Copper solders and copper alloy solders are hard solders which have been used for soldering purposes in the past. In addition to using solders which exclusively or essentially exclusively consist of copper, copper alloy solders have found acceptance in the industry which contain between about 40 to 60% by weight of copper, small amounts of silicon, for example, 0.2% by weight of silicon, with the remainder being zinc. In some instances, nickel is also contained in such prior art copper alloy solders.
For the purpose of preparing such solders, the metal or the alloy are melted and the molten material is cast in molds, whereafter, by means of customary forming measures, such as drawing, pressing, or rolling, the material is formed into wires, profiles or sheets. It is also possible to produce powders by means of grinding. Customary fluxing agents can also be added or incorporated by melting.
Copper and copper alloy solders, in dependence on their use, exhibit the capability to react with the steel, cast iron, hard metal and the like to be soldered under the formation of solid solutions and/or stoichiometrically defined compounds. Such solders are then usually designated as reaction solders. In the hard soldering of steel, cast iron and hard metals in general, such solders are used to a large extent and for economical and technical reasons in the manufacture of machine parts, apparatus, devices, tools and electromotors and the like. In using such reactive solders, it is common, particularly in the soldering of steel and hard metal, such as tungsten carbide-cobalt-alloys, wherein the cobalt binder may be partially replaced by other metals as, for example, nickel, to perform the soldering procedure at relatively high temperatures, for example, above 1100.degree. C. either in vacuum or under a protective gas atmosphere. The term "hard metals" as used herein is deemed to refer particularly to tungsten carbide-cobalt-alloys which, in most instances, contain small, weighed out contents of carbon and wherein the binder metal cobalt may be replaced by other metals as, for example, nickel. However, the term also refers to titanium and tantalum carbides which, in like manner, usually contain cobalt and the other metals as binding agents.

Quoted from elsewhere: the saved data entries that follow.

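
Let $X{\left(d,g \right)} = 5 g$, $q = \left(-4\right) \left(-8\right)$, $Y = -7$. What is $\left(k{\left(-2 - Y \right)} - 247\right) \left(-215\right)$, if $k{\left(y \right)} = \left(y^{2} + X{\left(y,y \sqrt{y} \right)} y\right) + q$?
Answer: $40850 - 26875 \sqrt{5} \approx -19244.0$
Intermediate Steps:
$q = 32$
$k{\left(y \right)} = 32 + y^{2} + 5 y^{\frac{5}{2}}$ ($k{\left(y \right)} = \left(y^{2} + 5 y \sqrt{y} y\right) + 32 = \left(y^{2} + 5 y^{\frac{3}{2}} y\right) + 32 = \left(y^{2} + 5 y^{\frac{5}{2}}\right) + 32 = 32 + y^{2} + 5 y^{\frac{5}{2}}$)
$\left(k{\left(-2 - Y \right)} - 247\right) \left(-215\right) = \left(\left(32 + \left(-2 - -7\right)^{2} + 5 \left(-2 - -7\right)^{\frac{5}{2}}\right) - 247\right) \left(-215\right) = \left(\left(32 + \left(-2 + 7\right)^{2} + 5 \left(-2 + 7\right)^{\frac{5}{2}}\right) - 247\right) \left(-215\right) = \left(\left(32 + 5^{2} + 5 \cdot 5^{\frac{5}{2}}\right) - 247\right) \left(-215\right) = \left(\left(32 + 25 + 5 \cdot 25 \sqrt{5}\right) - 247\right) \left(-215\right) = \left(\left(32 + 25 + 125 \sqrt{5}\right) - 247\right) \left(-215\right) = \left(\left(57 + 125 \sqrt{5}\right) - 247\right) \left(-215\right) = \left(-190 + 125 \sqrt{5}\right) \left(-215\right) = 40850 - 26875 \sqrt{5}$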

Experience has shown that in using such prior art solders, for example, for the soldering of steel with hard metal, the desired results are not fully achieved. It has thus been ascertained that, for example, dissolution phenomena occur along the grain boundary of the steel resulting in corresponding lowering of the static and, primarily, the dynamic strength. In particular, the toughness of the steel in this region is markedly reduced. In hard metal, by contrast, a brittleness of the marginal zone by diffusion, formation of intermetallic phases and the so-called Kirkendall effect under formation of a brittle zone have been observed. Moreover, in some instances, the formation of an .eta.-like layer, primarily in the soldering of steel with the hard metal has been observed as a consequence of a certain carbon deprivation on the hard metal side of the soldered structure. Primarily, in subjecting the soldered system to impact, these negative diffusion related phenomena have resulted in impermissibly poor results.